By the above I don’t mean to gloss over the very serious problems and unfortunate backsliding occurring of late in Cambo. It feels sad and depressing to see my adopted home treat so many of its people so harshly, but they still keep fighting back and while the recent killings have certainly dampened many people’s enthusiasm for protesting, the desire and spirit for change and improvement has not diminished. There are demonstrations and strikes happening nearly every day in spite of prohibitions against the activity. But keep it in perspective. When the military overthrew President Morsi in Egypt, more than 1000 protesters were killed and 15,000 imprisoned. Closer to home when the Thai military broke up the red-shirt protest in Bangkok in 2010, 90 people were killed and 1000 injured.
Now I can understand people seeking asylum in Australia most of those coming lately (as of 2012) are from Iran, Afghanistan and Sri Lanka not wanting to be shunted over to Cambodia instead. Getting resettled in Oz would be like striking it rich, whereas Cambo?: Welcome to the Asylum. I mean, if a guy is truly fleeing persecution, rather than an economic migrant seeking a better life in Oz, then I reckon Cambodia is as good a place as any to seek refuge. When you come down to it, a lot of us expats here are refugees from the real world of freeways and alienation and over-regulation and McDonald’s 15% meat hamburgers. Many of us think it’s paradise or pretty close so I don’t see why it should be a problem for legitimate asylum seekers.
I expect many of those true asylum seekers, if they understood they could only show up at the airport in Cambodia with a valid passport and stay as long as they liked, would choose that option over paying thousands of dollars to people smugglers and taking grave chances with their lives on rickety overloaded boats. Besides, with Cambodia already welcoming an international community of expats, it seems they’d fit right in, as easy as adjusting to Australia anyway. And with most of the country’s economy being informal they ought to be able to find a way earn money and supplement their Aussie subsidy. Many might not have passports or not be able to leave their country the legitimate route through border control, so they would still be left with the smuggler option.

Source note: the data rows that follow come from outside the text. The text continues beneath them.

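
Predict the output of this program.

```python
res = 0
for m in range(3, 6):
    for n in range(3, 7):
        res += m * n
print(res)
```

216

m=3,n=3: res = 0+9 = 9
m=3,n=4: res = 9+12 = 21
m=3,n=5: res = 21+15 = 36
m=3,n=6: res = 36+18 = 54
m=4,n=3: res = 54+12 = 66
m=4,n=4: res = 66+16 = 82
m=4,n=5: res = 82+20 = 102
m=4,n=6: res = 102+24 = 126
m=5,n=3: res = 126+15 = 141
m=5,n=4: res = 141+20 = 161
m=5,n=5: res = 161+25 = 186
m=5,n=6: res = 186+30 = 216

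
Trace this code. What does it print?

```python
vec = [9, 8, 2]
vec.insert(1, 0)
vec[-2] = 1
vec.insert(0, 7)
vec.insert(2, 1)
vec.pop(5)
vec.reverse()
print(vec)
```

insert 0 at 1 → [9, 0, 8, 2]
vec[-2] = 1 → [9, 0, 1, 2]
insert 7 at 0 → [7, 9, 0, 1, 2]
insert 1 at 2 → [7, 9, 1, 0, 1, 2]
pop(5) removes 2 → [7, 9, 1, 0, 1]
reverse → [1, 0, 1, 9, 7]

[1, 0, 1, 9, 7]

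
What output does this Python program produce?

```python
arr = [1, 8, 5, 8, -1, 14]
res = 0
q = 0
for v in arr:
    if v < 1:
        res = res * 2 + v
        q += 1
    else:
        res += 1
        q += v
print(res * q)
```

v=1: not <1, res = 0+1 = 1; q=1
v=8: not <1, res = 1+1 = 2; q=9
v=5: not <1, res = 2+1 = 3; q=14
v=8: not <1, res = 3+1 = 4; q=22
v=-1: <1, res = 4*2+(-1) = 7; q=23
v=14: not <1, res = 7+1 = 8; q=37
res*q = 8*37 = 296

296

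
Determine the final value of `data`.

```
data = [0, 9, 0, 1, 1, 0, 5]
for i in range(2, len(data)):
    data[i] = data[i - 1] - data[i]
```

[0, 9, 9, 8, 7, 7, 2]

i=2: data[2] = 9-0 = 9 → [0, 9, 9, 1, 1, 0, 5]
i=3: data[3] = 9-1 = 8 → [0, 9, 9, 8, 1, 0, 5]
i=4: data[4] = 8-1 = 7 → [0, 9, 9, 8, 7, 0, 5]
i=5: data[5] = 7-0 = 7 → [0, 9, 9, 8, 7, 7, 5]
i=6: data[6] = 7-5 = 2 → [0, 9, 9, 8, 7, 7, 2]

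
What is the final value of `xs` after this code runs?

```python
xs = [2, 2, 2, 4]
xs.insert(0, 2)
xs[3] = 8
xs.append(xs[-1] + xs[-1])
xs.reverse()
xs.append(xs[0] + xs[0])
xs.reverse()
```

insert 2 at 0 → [2, 2, 2, 2, 4]
xs[3] = 8 → [2, 2, 2, 8, 4]
append xs[-1]+xs[-1] = 4+4 = 8 → [2, 2, 2, 8, 4, 8]
reverse → [8, 4, 8, 2, 2, 2]
append xs[0]+xs[0] = 8+8 = 16 → [8, 4, 8, 2, 2, 2, 16]
reverse → [16, 2, 2, 2, 8, 4, 8]

[16, 2, 2, 2, 8, 4, 8]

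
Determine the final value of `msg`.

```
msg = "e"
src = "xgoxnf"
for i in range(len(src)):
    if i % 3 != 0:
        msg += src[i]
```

i=0: skip
i=1: add 'g' → 'eg'
i=2: add 'o' → 'ego'
i=3: skip
i=4: add 'n' → 'egon'
i=5: add 'f' → 'egonf'

'egonf'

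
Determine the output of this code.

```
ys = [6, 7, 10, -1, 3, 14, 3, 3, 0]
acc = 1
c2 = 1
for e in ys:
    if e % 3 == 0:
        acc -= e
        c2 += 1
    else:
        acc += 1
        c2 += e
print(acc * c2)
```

-360

e=6: %3==0, acc = 1-6 = -5; c2=2
e=7: not %3==0, acc = (-5)+1 = -4; c2=9
e=10: not %3==0, acc = (-4)+1 = -3; c2=19
e=-1: not %3==0, acc = (-3)+1 = -2; c2=18
e=3: %3==0, acc = (-2)-3 = -5; c2=19
e=14: not %3==0, acc = (-5)+1 = -4; c2=33
e=3: %3==0, acc = (-4)-3 = -7; c2=34
e=3: %3==0, acc = (-7)-3 = -10; c2=35
e=0: %3==0, acc = (-10)-0 = -10; c2=36
acc*c2 = (-10)*36 = -360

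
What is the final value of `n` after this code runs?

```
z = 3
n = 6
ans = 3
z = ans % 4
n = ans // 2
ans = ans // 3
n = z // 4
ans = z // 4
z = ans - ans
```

z = 3%4 = 3
n = 3//2 = 1
ans = 3//3 = 1
n = 3//4 = 0
ans = 3//4 = 0
z = 0-0 = 0

0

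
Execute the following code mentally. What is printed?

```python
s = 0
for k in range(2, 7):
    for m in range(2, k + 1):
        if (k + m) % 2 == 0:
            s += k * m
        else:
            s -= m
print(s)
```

k=2,m=2: even sum, s = 0+4 = 4
k=3,m=2: odd sum, s = 4-2 = 2
k=3,m=3: even sum, s = 2+9 = 11
k=4,m=2: even sum, s = 11+8 = 19
k=4,m=3: odd sum, s = 19-3 = 16
k=4,m=4: even sum, s = 16+16 = 32
k=5,m=2: odd sum, s = 32-2 = 30
k=5,m=3: even sum, s = 30+15 = 45
k=5,m=4: odd sum, s = 45-4 = 41
k=5,m=5: even sum, s = 41+25 = 66
k=6,m=2: even sum, s = 66+12 = 78
k=6,m=3: odd sum, s = 78-3 = 75
k=6,m=4: even sum, s = 75+24 = 99
k=6,m=5: odd sum, s = 99-5 = 94
k=6,m=6: even sum, s = 94+36 = 130

130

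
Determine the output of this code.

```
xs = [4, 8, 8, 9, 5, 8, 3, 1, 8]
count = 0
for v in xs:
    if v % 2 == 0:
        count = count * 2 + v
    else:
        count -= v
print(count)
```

v=4: even, count = 0*2+4 = 4
v=8: even, count = 4*2+8 = 16
v=8: even, count = 16*2+8 = 40
v=9: not even, count = 40-9 = 31
v=5: not even, count = 31-5 = 26
v=8: even, count = 26*2+8 = 60
v=3: not even, count = 60-3 = 57
v=1: not even, count = 57-1 = 56
v=8: even, count = 56*2+8 = 120

120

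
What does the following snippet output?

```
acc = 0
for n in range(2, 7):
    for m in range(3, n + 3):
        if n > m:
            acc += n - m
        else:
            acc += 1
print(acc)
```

n=2,m=3: not 2>3, acc = 0+1 = 1
n=2,m=4: not 2>4, acc = 1+1 = 2
n=3,m=3: not 3>3, acc = 2+1 = 3
n=3,m=4: not 3>4, acc = 3+1 = 4
n=3,m=5: not 3>5, acc = 4+1 = 5
n=4,m=3: 4>3, acc = 5+1 = 6
n=4,m=4: not 4>4, acc = 6+1 = 7
n=4,m=5: not 4>5, acc = 7+1 = 8
n=4,m=6: not 4>6, acc = 8+1 = 9
n=5,m=3: 5>3, acc = 9+2 = 11
n=5,m=4: 5>4, acc = 11+1 = 12
n=5,m=5: not 5>5, acc = 12+1 = 13
n=5,m=6: not 5>6, acc = 13+1 = 14
n=5,m=7: not 5>7, acc = 14+1 = 15
n=6,m=3: 6>3, acc = 15+3 = 18
n=6,m=4: 6>4, acc = 18+2 = 20
n=6,m=5: 6>5, acc = 20+1 = 21
n=6,m=6: not 6>6, acc = 21+1 = 22
n=6,m=7: not 6>7, acc = 22+1 = 23
n=6,m=8: not 6>8, acc = 23+1 = 24

24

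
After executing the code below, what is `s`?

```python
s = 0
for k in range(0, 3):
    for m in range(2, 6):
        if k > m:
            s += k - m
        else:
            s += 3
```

36

k=0,m=2: not 0>2, s = 0+3 = 3
k=0,m=3: not 0>3, s = 3+3 = 6
k=0,m=4: not 0>4, s = 6+3 = 9
k=0,m=5: not 0>5, s = 9+3 = 12
k=1,m=2: not 1>2, s = 12+3 = 15
k=1,m=3: not 1>3, s = 15+3 = 18
k=1,m=4: not 1>4, s = 18+3 = 21
k=1,m=5: not 1>5, s = 21+3 = 24
k=2,m=2: not 2>2, s = 24+3 = 27
k=2,m=3: not 2>3, s = 27+3 = 30
k=2,m=4: not 2>4, s = 30+3 = 33
k=2,m=5: not 2>5, s = 33+3 = 36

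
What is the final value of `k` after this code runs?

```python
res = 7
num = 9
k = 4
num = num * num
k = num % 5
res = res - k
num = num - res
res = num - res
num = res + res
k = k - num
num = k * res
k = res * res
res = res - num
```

4761

num = 9*9 = 81
k = 81%5 = 1
res = 7-1 = 6
num = 81-6 = 75
res = 75-6 = 69
num = 69+69 = 138
k = 1-138 = -137
num = (-137)*69 = -9453
k = 69*69 = 4761
res = 69-(-9453) = 9522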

Still if they came here by way of being captured offshore by Australia and that country is willing to give Cambo a reported (but not confirmed) $40 million to take a mere 100 refugees, they’d certainly be well taken care of. They wouldn’t have the same cushy life as in Oz, but it’d be quite comfortable nonetheless… it might not be western standards, but still very doable. Cambo is certainly more acceptable and logical a place to resettle refugees than Nauru or Papua New Guinea, the two nations now holding asylum seekers.
Nauru as an independent state has the world’s smallest population outside the Vatican; less than 10,000 people. It once had a thriving phosphate mining industry but that has been totally depleted and 80% of the country’s environment has been degraded. It has received tens of millions of dollars from Australia since refugees were first shunted there in 2001 and there are currently about 1100 people at the country’s detention center. It’s very far from everything and too small to absorb asylum seekers. They also had a big riot which caused a lot of damage last year.
PNG is certainly big enough but it’s got one of the lowest rates of urbanization in the world and most people live in tribal societies – Wikipedia calls them customary living arrangements, evidently the new euphemism for tribal. It’s so underdeveloped the only way to get between its two largest cities is by air. It’s not a place that could easily absorb international migrants.
So once again, Welcome to the Asylum.